El decreto-ley aprobado por PP y Vox para sortear el bloqueo del Gobierno en funciones mantiene la limitación de la actividad de la Junta de Extremadura al despacho de asuntos ordinarios, pero afloja el corsé casi absoluto que impuso la ley aprobada por José Antonio Monago en 2015 para regular la transición entre gobiernos.

Así, más allá de la convocatoria de oposiciones docentes, decisiones que antes estaban directamente vetadas ahora podrán adoptarse si el Ejecutivo en funciones acredita que son urgentes, responden al interés general o resultan necesarias para no perder fondos finalistas.
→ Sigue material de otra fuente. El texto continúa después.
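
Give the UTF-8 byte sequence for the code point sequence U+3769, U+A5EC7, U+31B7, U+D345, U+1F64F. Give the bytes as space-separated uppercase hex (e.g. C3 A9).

U+3769: 3-byte form → E3 9D A9.
U+A5EC7: 4-byte form → F2 A5 BB 87.
U+31B7: 3-byte form → E3 86 B7.
U+D345: 3-byte form → ED 8D 85.
U+1F64F: 4-byte form → F0 9F 99 8F.
Concatenated (17 bytes): E3 9D A9 F2 A5 BB 87 E3 86 B7 ED 8D 85 F0 9F 99 8F.

E3 9D A9 F2 A5 BB 87 E3 86 B7 ED 8D 85 F0 9F 99 8F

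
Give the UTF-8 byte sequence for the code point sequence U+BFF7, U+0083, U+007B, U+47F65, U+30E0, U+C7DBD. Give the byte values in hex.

U+BFF7: 3-byte form → EB BF B7.
U+0083: 2-byte form → C2 83.
U+007B: 1-byte form → 7B.
U+47F65: 4-byte form → F1 87 BD A5.
U+30E0: 3-byte form → E3 83 A0.
U+C7DBD: 4-byte form → F3 87 B6 BD.
Concatenated (17 bytes): EB BF B7 C2 83 7B F1 87 BD A5 E3 83 A0 F3 87 B6 BD.

EB BF B7 C2 83 7B F1 87 BD A5 E3 83 A0 F3 87 B6 BD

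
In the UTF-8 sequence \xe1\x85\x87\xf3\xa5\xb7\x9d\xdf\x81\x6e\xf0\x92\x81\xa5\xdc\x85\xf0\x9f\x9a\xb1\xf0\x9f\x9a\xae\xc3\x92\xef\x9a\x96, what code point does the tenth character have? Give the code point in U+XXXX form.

Offset 0: leading byte 0xE1 = 11100001 → 3-byte char #1 = E1 85 87.
Offset 3: leading byte 0xF3 = 11110011 → 4-byte char #2 = F3 A5 B7 9D.
Offset 7: leading byte 0xDF = 11011111 → 2-byte char #3 = DF 81.
Offset 9: leading byte 0x6E = 01101110 → 1-byte char #4 = 6E.
Offset 10: leading byte 0xF0 = 11110000 → 4-byte char #5 = F0 92 81 A5.
Offset 14: leading byte 0xDC = 11011100 → 2-byte char #6 = DC 85.
Offset 16: leading byte 0xF0 = 11110000 → 4-byte char #7 = F0 9F 9A B1.
Offset 20: leading byte 0xF0 = 11110000 → 4-byte char #8 = F0 9F 9A AE.
Offset 24: leading byte 0xC3 = 11000011 → 2-byte char #9 = C3 92.
Offset 26: leading byte 0xEF = 11101111 → 3-byte char #10 = EF 9A 96.
Leading byte 0xEF = 11101111 matches 1110xxxx → 3-byte sequence.
Byte 1: 0xEF = 11101111, payload 1111 (4 bits).
Byte 2: 0x9A = 10011010 (10xxxxxx ✓), payload 011010.
Byte 3: 0x96 = 10010110 (10xxxxxx ✓), payload 010110.
Concatenate: 1111011010010110 = 0xF696 (16 bits → U+F696).

U+F696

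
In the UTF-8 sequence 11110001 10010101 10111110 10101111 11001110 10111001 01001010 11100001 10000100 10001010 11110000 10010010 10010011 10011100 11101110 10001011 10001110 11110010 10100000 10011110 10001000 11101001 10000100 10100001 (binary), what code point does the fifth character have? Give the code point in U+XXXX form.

Offset 0: leading byte 0xF1 = 11110001 → 4-byte char #1 = F1 95 BE AF.
Offset 4: leading byte 0xCE = 11001110 → 2-byte char #2 = CE B9.
Offset 6: leading byte 0x4A = 01001010 → 1-byte char #3 = 4A.
Offset 7: leading byte 0xE1 = 11100001 → 3-byte char #4 = E1 84 8A.
Offset 10: leading byte 0xF0 = 11110000 → 4-byte char #5 = F0 92 93 9C.
Leading byte 0xF0 = 11110000 matches 11110xxx → 4-byte sequence.
Byte 1: 0xF0 = 11110000, payload 000 (3 bits).
Byte 2: 0x92 = 10010010 (10xxxxxx ✓), payload 010010.
Byte 3: 0x93 = 10010011 (10xxxxxx ✓), payload 010011.
Byte 4: 0x9C = 10011100 (10xxxxxx ✓), payload 011100.
Concatenate: 000010010010011011100 = 0x124DC (21 bits → U+124DC).

U+124DC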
Altos cargos y personal eventual

Bajo esta premisa, el texto levanta las prohibiciones que afectaban a la firma de convenios con entidades públicas o privadas que impliquen gasto, los contratos sujetos a regulación armonizada, la concesión de subvenciones directas, la modificación de los puestos de trabajo, el nombramiento de altos cargos y personal eventual o la concesión de honores y distinciones.
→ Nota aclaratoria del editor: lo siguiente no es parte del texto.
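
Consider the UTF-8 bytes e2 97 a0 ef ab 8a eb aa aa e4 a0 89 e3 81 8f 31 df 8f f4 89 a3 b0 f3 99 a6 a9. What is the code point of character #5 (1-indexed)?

U+304F

Offset 0: leading byte 0xE2 = 11100010 → 3-byte char #1 = E2 97 A0.
Offset 3: leading byte 0xEF = 11101111 → 3-byte char #2 = EF AB 8A.
Offset 6: leading byte 0xEB = 11101011 → 3-byte char #3 = EB AA AA.
Offset 9: leading byte 0xE4 = 11100100 → 3-byte char #4 = E4 A0 89.
Offset 12: leading byte 0xE3 = 11100011 → 3-byte char #5 = E3 81 8F.
Leading byte 0xE3 = 11100011 matches 1110xxxx → 3-byte sequence.
Byte 1: 0xE3 = 11100011, payload 0011 (4 bits).
Byte 2: 0x81 = 10000001 (10xxxxxx ✓), payload 000001.
Byte 3: 0x8F = 10001111 (10xxxxxx ✓), payload 001111.
Concatenate: 0011000001001111 = 0x304F (16 bits → U+304F).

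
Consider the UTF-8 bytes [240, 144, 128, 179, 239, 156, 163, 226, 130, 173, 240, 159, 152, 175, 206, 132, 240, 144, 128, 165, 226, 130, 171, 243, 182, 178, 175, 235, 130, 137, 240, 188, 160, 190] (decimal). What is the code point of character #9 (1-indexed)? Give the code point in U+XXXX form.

U+B089

Offset 0: leading byte 0xF0 = 11110000 → 4-byte char #1 = F0 90 80 B3.
Offset 4: leading byte 0xEF = 11101111 → 3-byte char #2 = EF 9C A3.
Offset 7: leading byte 0xE2 = 11100010 → 3-byte char #3 = E2 82 AD.
Offset 10: leading byte 0xF0 = 11110000 → 4-byte char #4 = F0 9F 98 AF.
Offset 14: leading byte 0xCE = 11001110 → 2-byte char #5 = CE 84.
Offset 16: leading byte 0xF0 = 11110000 → 4-byte char #6 = F0 90 80 A5.
Offset 20: leading byte 0xE2 = 11100010 → 3-byte char #7 = E2 82 AB.
Offset 23: leading byte 0xF3 = 11110011 → 4-byte char #8 = F3 B6 B2 AF.
Offset 27: leading byte 0xEB = 11101011 → 3-byte char #9 = EB 82 89.
Leading byte 0xEB = 11101011 matches 1110xxxx → 3-byte sequence.
Byte 1: 0xEB = 11101011, payload 1011 (4 bits).
Byte 2: 0x82 = 10000010 (10xxxxxx ✓), payload 000010.
Byte 3: 0x89 = 10001001 (10xxxxxx ✓), payload 001001.
Concatenate: 1011000010001001 = 0xB089 (16 bits → U+B089).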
El veto de la ley de 2015 sí se mantiene para la aprobación de proyectos de ley, incluido el de presupuestos; la solicitud de sesiones extraordinarias en la Asamblea de Extremadura; la creación de comisiones delegadas o la modificación de la estructura orgánica de las consejerías. Y aunque se abre la mano con las subvenciones directas, se introduce una excepción expresa: en ningún caso podrán concederse ayudas de este tipo al amparo de la Ley de Cooperación y Solidaridad Internacional de Extremadura.

Informe de necesidad

En la práctica, el texto no elimina la condición de Gobierno en funciones, pero reduce mucho el coste práctico de estarlo. Permite a la Junta seguir tomando decisiones relevantes en un contexto de máxima incertidumbre institucional que puede desembocar incluso en nuevas elecciones. La exposición de motivos no lo oculta: justifica la urgencia del decreto precisamente porque la duración de la inédita interinidad actual puede alargarse.

Ese refuerzo del margen de actuación no está exento de controversia, al afectar a un terreno especialmente sensible como es el alcance real de un gobierno que no ha sido investido, y más en un escenario abierto de incertidumbre política y con el riesgo de una repetición electoral.

Caso por caso

La Consejería de Presidencia dedica buena parte del texto a defender que el decreto-ley se ampara en el requisito de extraordinaria y urgente necesidad. La norma cita jurisprudencia del Tribunal Constitucional y del Supremo para sostener que un gobierno cesante debe seguir gobernando y que la clave no está en prohibir toda actuación, sino en evitar decisiones políticas irreversibles que condicionen al Ejecutivo entrante.

El argumento enlaza la reforma con la continuidad institucional y la prohibición de vacío de poder, al tiempo que apela a la buena administración y a la prestación de servicios públicos. El decreto introduce además una condición clave: cada actuación excepcional deberá ir acompañada de un informe que justifique su urgencia o su interés general. El control se desplaza así de la prohibición previa a la motivación caso por caso.

En ese marco, el verdadero alcance del decreto no estará solo en su redacción, sino en los expedientes que se aprueben a partir de ahora y en la solidez de sus informes de urgencia o interés general.